# Bug in the forum



## MediaMills (Jul 4, 2002)

I have noticed that when I'm reading the forums, I read the threads one by one, going to the "last unread post" in each one. After I read the last thread that shows new posts in it and return to the "Threads" page, two threads, always back to back, will be showing new posts...but there aren't any.
Let's say that thread 3 and 4 are showing new posts. I re-read thread 3 and go back to the main threads page but now threads 4 and 5 are showing new posts. If I read thread 4 and return, now 5 and 6 are showing new posts...

Is this a PHP problem? I can't seem to "clear the board" of new posts.

Just letting you know. I'm running IE 6 with all patches on W2KPro.


----------



## Rage (Aug 19, 2001)

I always us the "Mark All Forums Read" on the main Index page and that does the job for me.


----------



## Chris Blount (Jun 22, 2001)

Thanks MediaMills. It is a known bug in VBulletin that hasn't been fixed yet. It basically has to do with cookies and how much information they can hold. 

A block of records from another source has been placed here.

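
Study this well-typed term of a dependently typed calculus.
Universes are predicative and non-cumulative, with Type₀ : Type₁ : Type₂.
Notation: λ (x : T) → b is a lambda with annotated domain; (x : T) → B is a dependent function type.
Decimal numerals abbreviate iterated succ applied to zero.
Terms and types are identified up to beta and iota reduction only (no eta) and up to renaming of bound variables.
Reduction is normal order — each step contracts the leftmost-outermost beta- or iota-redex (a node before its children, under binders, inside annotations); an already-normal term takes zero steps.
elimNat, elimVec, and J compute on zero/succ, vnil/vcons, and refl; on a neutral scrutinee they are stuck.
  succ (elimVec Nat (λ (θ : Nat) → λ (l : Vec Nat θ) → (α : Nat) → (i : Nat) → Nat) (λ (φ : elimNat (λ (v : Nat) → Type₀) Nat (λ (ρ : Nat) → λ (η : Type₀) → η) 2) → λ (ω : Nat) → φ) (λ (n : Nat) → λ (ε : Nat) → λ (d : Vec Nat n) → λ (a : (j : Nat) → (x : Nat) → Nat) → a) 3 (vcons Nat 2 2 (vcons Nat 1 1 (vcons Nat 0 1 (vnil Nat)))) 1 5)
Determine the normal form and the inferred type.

resulting normal form:
  2
the term's type:
  Nat
observation: the term reaches its normal form after 18 normal-order steps.


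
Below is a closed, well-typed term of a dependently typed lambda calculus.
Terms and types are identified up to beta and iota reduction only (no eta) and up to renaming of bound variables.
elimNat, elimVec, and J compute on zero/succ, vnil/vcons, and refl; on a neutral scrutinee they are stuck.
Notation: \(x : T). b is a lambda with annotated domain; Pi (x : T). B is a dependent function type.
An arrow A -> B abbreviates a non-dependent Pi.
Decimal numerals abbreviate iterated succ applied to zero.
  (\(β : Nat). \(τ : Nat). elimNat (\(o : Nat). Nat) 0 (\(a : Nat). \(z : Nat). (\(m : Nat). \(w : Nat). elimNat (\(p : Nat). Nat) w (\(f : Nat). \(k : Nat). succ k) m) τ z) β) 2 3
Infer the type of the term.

the term's type:
  Nat


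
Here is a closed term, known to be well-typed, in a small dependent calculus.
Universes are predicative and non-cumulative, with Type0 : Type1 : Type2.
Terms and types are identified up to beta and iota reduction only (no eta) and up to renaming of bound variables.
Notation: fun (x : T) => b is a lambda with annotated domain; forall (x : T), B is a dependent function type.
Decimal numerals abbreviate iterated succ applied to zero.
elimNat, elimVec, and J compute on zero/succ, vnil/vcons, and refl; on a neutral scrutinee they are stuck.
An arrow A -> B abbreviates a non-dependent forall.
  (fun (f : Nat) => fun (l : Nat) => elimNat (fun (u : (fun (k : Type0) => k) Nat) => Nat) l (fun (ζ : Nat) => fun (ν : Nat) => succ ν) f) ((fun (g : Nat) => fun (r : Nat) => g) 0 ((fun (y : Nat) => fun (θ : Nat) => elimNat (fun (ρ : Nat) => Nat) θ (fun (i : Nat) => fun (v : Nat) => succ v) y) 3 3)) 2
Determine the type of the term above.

type:
  Nat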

If you browse most or all the forums, the best way is to use the "view new posts" link at the top of the main forum page. This shows you a listing of all threads with new posts. 

After working your way down the list, do a quick refresh to see if there is anything new since you started reading (threads with new messages will appear at the top of the list). If nothing new to read, click on "mark all forums read" at the bottom of the page. This will clear all the cookies and start you from scratch.

Another way is after reading the forums, do nothing. The cookies will clear after 30 minutes of inactivity.

Hope this helps.


----------